UCLA

Toxoplasma gondii is a single-celled obligate intracellular parasite which is estimated to infect 30% of the global human population. While T. gondii infections are typically asymptomatic in healthy individuals, they can cause life-threatening complications in immunocompromised individuals and congenitally infected neonates. As current treatments are toxic and do not clear the lifelong chronic infection, a deeper understanding of parasite biology is needed to identify novel targets for therapeutic intervention. As a member of the phylum Apicomplexa, T. gondii contains several unique organelles which play critical roles in facilitating the parasite’s lytic cycle, which causes the acute phase of disease. One of these unique apicomplexan organelles is the inner membrane complex (IMC), which lies directly underneath the parasite’s plasma membrane and is composed of a series of flattened vesicles supported by an underlying cytoskeletal network. The IMC plays essential roles throughout the T. gondii lytic cycle by serving as the platform for the molecular machinery that controls parasite motility, stabilizing the apical complex which facilitates host cell invasion, and acting as a scaffold for developing daughter cells during parasite replication.

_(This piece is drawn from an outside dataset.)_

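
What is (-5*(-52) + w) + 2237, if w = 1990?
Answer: 4487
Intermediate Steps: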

T. gondii replicates using a unique form of internal budding called endodyogeny, in which two daughter buds are formed within the cytoplasm of a single maternal cell. Endodyogeny can be divided into four steps: bud initiation, elongation, constriction, and maturation. During this process, IMC components are added to the developing daughter cell scaffold in a tightly regulated, sequential manner. While many of the components of the IMC are known to be important for parasite fitness, most are maintained in mature parasites and play critical roles in other phases of the lytic cycle besides replication. Several IMC proteins have been identified which are found only in the IMC of daughter buds, but most are dispensable or have only moderate impacts on parasite fitness. The identification of IMC32, a daughter-specific IMC protein which recruits during bud initiation and is essential for endodyogeny, led us to hypothesize that other unidentified daughter-specific IMC proteins coordinate with IMC32 to lay the foundation of the daughter cell scaffold.

Here, we report the discovery of an essential daughter bud assembly complex which lays the foundation for the daughter IMC in T. gondii. Using proximity labelling and protein-protein interaction screens, we identify two novel proteins, IMC43 and BCC0, as binding partners of IMC32. We analyze the function of each of these proteins using conditional knockdown systems which reveal that both IMC43 and BCC0 are essential for endodyogeny. We additionally use deletion analyses and functional complementation to identify which regions of IMC43 and BCC0 are essential for localization and function. By employing pairwise yeast two-hybrid assays, we determine which regions of IMC32, IMC43, and BCC0 are involved in complex formation. Finally, we assess how loss of each complex component affects each of the others. These data allow us to develop a hierarchical model for complex assembly in which BCC0 depends on IMC32 for its localization during bud initiation, and IMC32 in turn depends on IMC43 for its localization later during bud elongation. Together, this work expands our understanding of how nascent daughter buds are assembled during endodyogeny and yields ample opportunities for future studies into the function and regulation of these essential proteins in both T. gondii and other parasites.